# Practice drawing betta or etc...



## Ruri Lesavka (Jun 17, 2011)

I'm not good at drawing things that are not fluffy so I want to practice drawing bettas or anything you can throw at me. The drawing qualities will vary and range from realistic to cartoony style. If you have a dog or cat that you want drawn, I'm up for that too! I can do chibi dogs and they can be done in minutes. 
I have no samples so don't laugh at my drawings D: Fishies are not my strong point.

Post the images you want me to draw. I think side views are easier for me to draw.


----------



## Mermaid Fish (Jul 10, 2010)

Can you please do Karma?


----------



## Midnight Bettas (Jul 19, 2011)

ooh could you do marlin?


----------



## Ruri Lesavka (Jun 17, 2011)

@Mermaid Fish
Imma try! 

@Midnight Bettas
Do you have a clearer image?


----------



## Ruri Lesavka (Jun 17, 2011)

Mermaid Fish said:


> ...


Err, I tried my best. Hope you like it


----------



## Ruri Lesavka (Jun 17, 2011)

Sorry for the multiple posts D:
Karma take 2


----------



## ForbiddenSecrets (Aug 15, 2010)

I am in love with your drawings  Could you maybe give my boy a shot ? 










Edit: Ha ha my icon image a little bigger


----------



## Ruri Lesavka (Jun 17, 2011)

ForbiddenSecrets said:


> I am in love with your drawings  Could you maybe give my boy a shot ?
> 
> 
> 
> ...


Lol sure, I'll do my best


----------



## HelloThere123Betta (Jul 16, 2011)

Could you do one of my Bruce? Could you also maybe do one of my Kitty, Tina? Thanks!!!!!!


----------



## Mermaid Fish (Jul 10, 2010)

I absouletly love him!!! Yout relly good! Thanks!


----------



## youlovegnats (Feb 23, 2011)

@ Ruri- WOW! You're pretty goshdarn good!  Keep it up! 
I love the watercolor style ^^


----------



## PhilipPhish (Mar 6, 2011)

Can you make of of any of my fish?

I also have a rabbit that I could post pictures of too! : )


----------



## Ruri Lesavka (Jun 17, 2011)

HelloThere123Betta said:


> Could you do one of my Bruce? Could you also maybe do one of my Kitty, Tina? Thanks!!!!!!


I'll try 



Mermaid Fish said:


> I absouletly love him!!! Yout relly good! Thanks!


I'm happy you like it! 



youlovegnats said:


> @ Ruri- WOW! You're pretty goshdarn good!  Keep it up!
> I love the watercolor style ^^


Thanks! 



PhilipPhish said:


> Can you make of of any of my fish?
> 
> I also have a rabbit that I could post pictures of too! : )
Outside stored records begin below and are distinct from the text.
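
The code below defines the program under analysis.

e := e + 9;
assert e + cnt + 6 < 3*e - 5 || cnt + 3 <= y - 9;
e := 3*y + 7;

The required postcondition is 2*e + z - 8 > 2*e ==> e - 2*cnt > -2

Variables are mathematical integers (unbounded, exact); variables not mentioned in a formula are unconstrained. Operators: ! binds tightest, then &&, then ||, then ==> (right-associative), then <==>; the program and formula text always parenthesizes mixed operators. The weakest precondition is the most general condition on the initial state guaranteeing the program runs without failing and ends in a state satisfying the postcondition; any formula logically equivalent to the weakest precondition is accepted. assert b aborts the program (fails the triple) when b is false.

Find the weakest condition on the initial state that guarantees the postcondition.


Working backward. After the program, the postcondition 2*e + z - 8 > 2*e ==> e - 2*cnt > -2 must hold; in canonical form it is z > 8 ==> e > 2*cnt - 2.
Before e := 3*y + 7: z > 8 ==> 3*y > 2*cnt - 9
Before assert e + cnt + 6 < 3*e - 5 || cnt + 3 <= y - 9: (cnt < 2*e - 11 || cnt <= y - 12) && (z > 8 ==> 3*y > 2*cnt - 9)
Before e := e + 9: (cnt < 2*e + 7 || cnt <= y - 12) && (z > 8 ==> 3*y > 2*cnt - 9)
Answer: WP = (cnt < 2*e + 7 || cnt <= y - 12) && (z > 8 ==> 3*y > 2*cnt - 9)


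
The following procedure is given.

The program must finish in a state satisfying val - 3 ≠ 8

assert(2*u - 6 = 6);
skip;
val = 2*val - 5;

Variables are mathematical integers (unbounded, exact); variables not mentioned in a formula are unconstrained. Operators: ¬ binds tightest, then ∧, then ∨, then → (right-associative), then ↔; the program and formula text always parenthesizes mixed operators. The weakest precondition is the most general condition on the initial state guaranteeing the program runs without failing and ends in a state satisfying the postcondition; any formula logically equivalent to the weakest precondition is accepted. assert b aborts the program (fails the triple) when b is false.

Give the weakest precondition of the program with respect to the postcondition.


Working backward. After the program, the postcondition val - 3 ≠ 8 must hold; in canonical form it is val ≠ 11.
Before val := 2*val - 5: 2*val ≠ 16
Before skip: 2*val ≠ 16
Before assert 2*u - 6 = 6: 2*u = 12 ∧ 2*val ≠ 16
Answer: WP = 2*u = 12 ∧ 2*val ≠ 16


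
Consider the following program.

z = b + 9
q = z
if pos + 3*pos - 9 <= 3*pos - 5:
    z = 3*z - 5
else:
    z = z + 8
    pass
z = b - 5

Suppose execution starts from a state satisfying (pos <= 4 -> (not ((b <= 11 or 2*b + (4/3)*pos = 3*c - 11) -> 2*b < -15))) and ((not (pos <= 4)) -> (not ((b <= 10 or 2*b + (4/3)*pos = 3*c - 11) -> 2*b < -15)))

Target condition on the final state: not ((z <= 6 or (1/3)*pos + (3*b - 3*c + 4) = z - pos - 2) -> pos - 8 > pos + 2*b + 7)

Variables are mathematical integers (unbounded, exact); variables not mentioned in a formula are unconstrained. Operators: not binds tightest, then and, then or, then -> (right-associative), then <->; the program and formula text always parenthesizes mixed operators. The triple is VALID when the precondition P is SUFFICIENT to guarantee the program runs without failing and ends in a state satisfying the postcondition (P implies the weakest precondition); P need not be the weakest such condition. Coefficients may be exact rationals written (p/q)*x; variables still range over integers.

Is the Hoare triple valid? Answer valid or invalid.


Working backward. After the program, the postcondition not ((z <= 6 or (1/3)*pos + (3*b - 3*c + 4) = z - pos - 2) -> pos - 8 > pos + 2*b + 7) must hold; in canonical form it is not ((z <= 6 or 3*b + (4/3)*pos = 3*c + z - 6) -> 2*b < -15).
Before z := b - 5: not ((b <= 11 or 2*b + (4/3)*pos = 3*c - 11) -> 2*b < -15)
Then branch requires not ((b <= 11 or 2*b + (4/3)*pos = 3*c - 11) -> 2*b < -15); else branch requires not ((b <= 11 or 2*b + (4/3)*pos = 3*c - 11) -> 2*b < -15).
Before the if: (pos <= 4 -> (not ((b <= 11 or 2*b + (4/3)*pos = 3*c - 11) -> 2*b < -15))) and ((not (pos <= 4)) -> (not ((b <= 11 or 2*b + (4/3)*pos = 3*c - 11) -> 2*b < -15)))
Before q := z: (pos <= 4 -> (not ((b <= 11 or 2*b + (4/3)*pos = 3*c - 11) -> 2*b < -15))) and ((not (pos <= 4)) -> (not ((b <= 11 or 2*b + (4/3)*pos = 3*c - 11) -> 2*b < -15)))
Before z := b + 9: (pos <= 4 -> (not ((b <= 11 or 2*b + (4/3)*pos = 3*c - 11) -> 2*b < -15))) and ((not (pos <= 4)) -> (not ((b <= 11 or 2*b + (4/3)*pos = 3*c - 11) -> 2*b < -15)))
The weakest precondition is (pos <= 4 -> (not ((b <= 11 or 2*b + (4/3)*pos = 3*c - 11) -> 2*b < -15))) and ((not (pos <= 4)) -> (not ((b <= 11 or 2*b + (4/3)*pos = 3*c - 11) -> 2*b < -15))).
Check whether (pos <= 4 -> (not ((b <= 11 or 2*b + (4/3)*pos = 3*c - 11) -> 2*b < -15))) and ((not (pos <= 4)) -> (not ((b <= 10 or 2*b + (4/3)*pos = 3*c - 11) -> 2*b < -15))) implies it.
Every state satisfying the precondition satisfies the weakest precondition: the implication holds.
Answer: valid


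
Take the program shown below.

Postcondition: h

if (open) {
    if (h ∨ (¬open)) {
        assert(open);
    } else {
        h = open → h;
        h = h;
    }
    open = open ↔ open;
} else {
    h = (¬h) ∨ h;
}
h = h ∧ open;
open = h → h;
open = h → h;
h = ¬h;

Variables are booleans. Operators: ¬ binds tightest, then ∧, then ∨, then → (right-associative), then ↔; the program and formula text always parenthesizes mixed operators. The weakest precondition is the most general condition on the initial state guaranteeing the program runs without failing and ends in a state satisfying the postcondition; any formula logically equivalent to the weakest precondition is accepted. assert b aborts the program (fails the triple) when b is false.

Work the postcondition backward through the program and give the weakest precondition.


Working backward. After the program, h must hold.
Before h := ¬h: ¬h
Before open := h → h: ¬h
Before open := h → h: ¬h
Before h := h ∧ open: ¬(h ∧ open)
Then branch requires ((h ∨ (¬open)) → (open ∧ (¬h))) ∧ ((¬(h ∨ (¬open))) → (¬(open → h))); else branch requires ¬open.
Before the if: open → (((h ∨ (¬open)) → (open ∧ (¬h))) ∧ ((¬(h ∨ (¬open))) → (¬(open → h))))
Answer: WP = open → (((h ∨ (¬open)) → (open ∧ (¬h))) ∧ ((¬(h ∨ (¬open))) → (¬(open → h))))


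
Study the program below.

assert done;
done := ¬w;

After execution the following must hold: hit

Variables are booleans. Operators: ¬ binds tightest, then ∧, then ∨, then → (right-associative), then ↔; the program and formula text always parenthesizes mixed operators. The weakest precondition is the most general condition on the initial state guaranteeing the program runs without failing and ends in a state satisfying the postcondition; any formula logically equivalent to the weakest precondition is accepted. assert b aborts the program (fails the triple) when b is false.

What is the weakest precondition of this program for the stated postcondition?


Working backward. After the program, hit must hold.
Before done := ¬w: hit
Before assert done: done ∧ hit
Answer: WP = done ∧ hit


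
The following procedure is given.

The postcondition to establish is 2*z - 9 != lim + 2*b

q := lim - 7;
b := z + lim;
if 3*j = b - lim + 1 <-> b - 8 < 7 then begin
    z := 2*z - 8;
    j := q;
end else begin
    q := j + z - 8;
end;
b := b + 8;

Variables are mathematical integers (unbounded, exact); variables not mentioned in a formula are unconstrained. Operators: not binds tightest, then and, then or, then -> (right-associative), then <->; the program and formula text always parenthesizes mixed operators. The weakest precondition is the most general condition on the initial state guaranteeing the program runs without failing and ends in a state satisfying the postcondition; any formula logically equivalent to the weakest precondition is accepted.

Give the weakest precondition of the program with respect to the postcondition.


Working backward. After the program, the postcondition 2*z - 9 != lim + 2*b must hold; in canonical form it is 2*z != 2*b + lim + 9.
Before b := b + 8: 2*z != 2*b + lim + 25
Then branch requires 4*z != 2*b + lim + 41; else branch requires 2*z != 2*b + lim + 25.
Before the if: ((3*j + lim = b + 1 <-> b < 15) -> 4*z != 2*b + lim + 41) and ((not (3*j + lim = b + 1 <-> b < 15)) -> 2*z != 2*b + lim + 25)
Before b := z + lim: ((3*j = z + 1 <-> lim + z < 15) -> 2*z != 3*lim + 41) and ((not (3*j = z + 1 <-> lim + z < 15)) -> 3*lim != -25)
Before q := lim - 7: ((3*j = z + 1 <-> lim + z < 15) -> 2*z != 3*lim + 41) and ((not (3*j = z + 1 <-> lim + z < 15)) -> 3*lim != -25)
Answer: WP = ((3*j = z + 1 <-> lim + z < 15) -> 2*z != 3*lim + 41) and ((not (3*j = z + 1 <-> lim + z < 15)) -> 3*lim != -25)


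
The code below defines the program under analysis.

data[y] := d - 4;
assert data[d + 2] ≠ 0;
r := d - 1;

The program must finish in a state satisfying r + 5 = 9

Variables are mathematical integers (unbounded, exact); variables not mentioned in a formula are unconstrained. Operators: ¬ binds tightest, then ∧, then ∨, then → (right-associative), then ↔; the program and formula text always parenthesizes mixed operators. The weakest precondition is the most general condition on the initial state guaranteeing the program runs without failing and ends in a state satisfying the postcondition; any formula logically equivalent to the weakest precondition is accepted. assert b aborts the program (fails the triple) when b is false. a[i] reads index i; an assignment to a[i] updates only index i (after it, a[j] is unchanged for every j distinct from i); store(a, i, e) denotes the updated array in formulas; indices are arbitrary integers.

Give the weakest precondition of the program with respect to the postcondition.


Working backward. After the program, the postcondition r + 5 = 9 must hold; in canonical form it is r = 4.
Before r := d - 1: d = 5
Before assert data[d + 2] ≠ 0: data[d + 2] ≠ 0 ∧ d = 5
Before data[y] := d - 4: store(data, y, d - 4)[d + 2] ≠ 0 ∧ d = 5
Answer: WP = store(data, y, d - 4)[d + 2] ≠ 0 ∧ d = 5


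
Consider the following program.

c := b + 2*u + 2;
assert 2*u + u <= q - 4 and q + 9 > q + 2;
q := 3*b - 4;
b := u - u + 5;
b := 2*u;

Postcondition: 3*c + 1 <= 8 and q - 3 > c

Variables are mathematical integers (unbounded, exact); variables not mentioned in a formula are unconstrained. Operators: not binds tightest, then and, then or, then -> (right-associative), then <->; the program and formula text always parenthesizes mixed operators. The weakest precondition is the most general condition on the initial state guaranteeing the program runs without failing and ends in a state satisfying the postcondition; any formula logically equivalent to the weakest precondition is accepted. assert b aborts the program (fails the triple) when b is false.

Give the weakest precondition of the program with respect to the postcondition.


Working backward. After the program, the postcondition 3*c + 1 <= 8 and q - 3 > c must hold; in canonical form it is 3*c <= 7 and q > c + 3.
Before b := 2*u: 3*c <= 7 and q > c + 3
Before b := u - u + 5: 3*c <= 7 and q > c + 3
Before q := 3*b - 4: 3*c <= 7 and 3*b > c + 7
Before assert 2*u + u <= q - 4 and q + 9 > q + 2: 3*u <= q - 4 and 3*c <= 7 and 3*b > c + 7
Before c := b + 2*u + 2: 3*u <= q - 4 and 3*b + 6*u <= 1 and 2*b > 2*u + 9
Answer: WP = 3*u <= q - 4 and 3*b + 6*u <= 1 and 2*b > 2*u + 9


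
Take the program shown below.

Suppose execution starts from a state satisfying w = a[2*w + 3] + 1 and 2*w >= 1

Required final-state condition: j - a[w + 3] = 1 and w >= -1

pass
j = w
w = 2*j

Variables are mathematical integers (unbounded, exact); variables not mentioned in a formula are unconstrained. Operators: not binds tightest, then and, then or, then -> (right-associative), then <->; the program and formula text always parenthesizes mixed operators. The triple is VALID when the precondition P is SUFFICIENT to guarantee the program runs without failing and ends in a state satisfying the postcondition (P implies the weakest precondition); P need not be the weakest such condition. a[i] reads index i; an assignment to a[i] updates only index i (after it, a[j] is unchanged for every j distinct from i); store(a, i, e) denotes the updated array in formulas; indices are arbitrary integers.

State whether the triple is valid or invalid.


Working backward. After the program, the postcondition j - a[w + 3] = 1 and w >= -1 must hold; in canonical form it is j = a[w + 3] + 1 and w >= -1.
Before w := 2*j: j = a[2*j + 3] + 1 and 2*j >= -1
Before j := w: w = a[2*w + 3] + 1 and 2*w >= -1
Before skip: w = a[2*w + 3] + 1 and 2*w >= -1
The weakest precondition is w = a[2*w + 3] + 1 and 2*w >= -1.
Check whether w = a[2*w + 3] + 1 and 2*w >= 1 implies it.
Every state satisfying the precondition satisfies the weakest precondition: the implication holds.
Answer: valid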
I'll try to draw Tigger, I can't really see his color so it may not be right. 
Post the picture of your rabbit, I'll be happy to draw it too.

----------------------------------------------------------------------------------

Just a heads up.
I eyedrop the color from the picture you guys provide. I'm too lazy to find the colors myself xD


----------



## PhilipPhish (Mar 6, 2011)

Tigger is like pink and red and purple...

I'll have to go out and take some pictures of Fuzzy, my rabbit.


----------



## Foisair (Aug 3, 2011)

Wow Ruri! I love your style. If you have some extra time, I'd love a picture of Beast from my Avatar pic. I'll try to get you some more pics of him if you need it.

Attached is a bigger version of my avvy and another pic to help with his tail and fin patterns. He did not want his picture taken. Wouldn't hold still and kept flaring at my phone. 

Please and thank you!


----------



## audjree (Jul 8, 2011)

@ruri wow, those are really good. and cute!
i'm always jealous of people who can do digital art. haha c:

if you have time, can you do one of little red and felix?


----------



## LittleBettas (Jul 23, 2011)

Can you do one of Tihs:









And one of my pitbull Chai?


----------



## GunsABlazin (Jun 1, 2011)

if you could, choose one of the males in my album? lol. please and thanks you.


----------